Take around a week and start thinking of those who were immediately instrumental to you coming to faith in Christ. Write out their names and maybe a one-line description of the role they played. Next, go further back to as far back as your mind and memory can reach, writing down the names of mothers, fathers, grandparents, great-grans, jotting down that one-line description. Don’t be ashamed of their warts and stains, don’t try to gloss them over – the Bible doesn’t! Instead, remember that they were just as big of hypocrites and sinners as you and I are; what made them memorable, at the end of the day, was where they were looking – the story they are in, looking unto Jesus, the founder and perfector of our faith!

Secondly, go outside of your family lineage, and recall others who were significant in your life of faith in Christ, reaching as far back as you can recollect. Martin Luther King Jr.; Abraham Lincoln; Harriot Tubman; George Washington; Susanna Wesley; John and Charles Wesley; Thomas Cranmer; John Calvin; Martin Luther; Philip Melanchthon; Martin Bucer; St. Thomas Aquinas; Anselm; Athanasius; Clement of Alexandria; Julian of Norwich; Perpetua the martyr; back, back, back. Again, don’t be shocked by their warts and stains, remember that they were just as wrinkled and rotten as you and I are, and yet God still penned the continuation of his story through them.

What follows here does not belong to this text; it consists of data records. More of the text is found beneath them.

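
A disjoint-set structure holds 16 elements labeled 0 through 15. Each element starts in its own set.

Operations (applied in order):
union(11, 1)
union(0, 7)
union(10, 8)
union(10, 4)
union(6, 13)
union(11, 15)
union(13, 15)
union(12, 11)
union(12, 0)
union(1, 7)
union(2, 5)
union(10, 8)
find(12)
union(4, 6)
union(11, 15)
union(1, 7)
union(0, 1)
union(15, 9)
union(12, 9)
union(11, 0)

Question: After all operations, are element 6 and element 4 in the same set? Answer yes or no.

Answer: yes

Derivation:
Step 1: union(11, 1) -> merged; set of 11 now {1, 11}
Step 2: union(0, 7) -> merged; set of 0 now {0, 7}
Step 3: union(10, 8) -> merged; set of 10 now {8, 10}
Step 4: union(10, 4) -> merged; set of 10 now {4, 8, 10}
Step 5: union(6, 13) -> merged; set of 6 now {6, 13}
Step 6: union(11, 15) -> merged; set of 11 now {1, 11, 15}
Step 7: union(13, 15) -> merged; set of 13 now {1, 6, 11, 13, 15}
Step 8: union(12, 11) -> merged; set of 12 now {1, 6, 11, 12, 13, 15}
Step 9: union(12, 0) -> merged; set of 12 now {0, 1, 6, 7, 11, 12, 13, 15}
Step 10: union(1, 7) -> already same set; set of 1 now {0, 1, 6, 7, 11, 12, 13, 15}
Step 11: union(2, 5) -> merged; set of 2 now {2, 5}
Step 12: union(10, 8) -> already same set; set of 10 now {4, 8, 10}
Step 13: find(12) -> no change; set of 12 is {0, 1, 6, 7, 11, 12, 13, 15}
Step 14: union(4, 6) -> merged; set of 4 now {0, 1, 4, 6, 7, 8, 10, 11, 12, 13, 15}
Step 15: union(11, 15) -> already same set; set of 11 now {0, 1, 4, 6, 7, 8, 10, 11, 12, 13, 15}
Step 16: union(1, 7) -> already same set; set of 1 now {0, 1, 4, 6, 7, 8, 10, 11, 12, 13, 15}
Step 17: union(0, 1) -> already same set; set of 0 now {0, 1, 4, 6, 7, 8, 10, 11, 12, 13, 15}
Step 18: union(15, 9) -> merged; set of 15 now {0, 1, 4, 6, 7, 8, 9, 10, 11, 12, 13, 15}
Step 19: union(12, 9) -> already same set; set of 12 now {0, 1, 4, 6, 7, 8, 9, 10, 11, 12, 13, 15}
Step 20: union(11, 0) -> already same set; set of 11 now {0, 1, 4, 6, 7, 8, 9, 10, 11, 12, 13, 15}
Set of 6: {0, 1, 4, 6, 7, 8, 9, 10, 11, 12, 13, 15}; 4 is a member.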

Then on a specific date very soon, say on Saturday, November the 1st or Sunday the 2nd; spend some significant time – maybe even with your family gathered around – giving thanks to God for these forbearers in the faith. Give thanks that in spite of all their failures, episodes of faithlessness; moral disasters here and there; weaknesses and imperfections, that God was active in them and through them; that they ran the race looking to Jesus. Take delight that God is faithful to his promises. That he is "The LORD, the LORD, a God merciful and gracious, slow to anger, and abounding in steadfast love and faithfulness, keeping steadfast love for thousands [of generations], forgiving iniquity and transgression and sin” (Exodus 34.6-7a). Rejoice that he takes pleasure in enlisting loads of broken people to bring about his goodness and righteousness and world rescue operation. And if he did this in the past – hallelujah! – he will do so now and on into the future. There is a place for us!!!!

Finally, allow your droopy hearts to be cheered. You have a destiny; you have a role to play; you have a purpose and direction; God’s world rescue operation story is being filled out in your life as it is drawn into his narrative. Therefore, fueled by the “democracy of the dead,” so to speak; and looking along with them in their gaze upward and onward, you can now begin to “lay aside every weight, and sin which clings so closely, and [can] run with endurance the race that is set before us, looking to Jesus, the founder and perfecter of our faith, who for the joy that was set before him endured the cross, despising the shame, and is seated at the right hand of the throne of God.”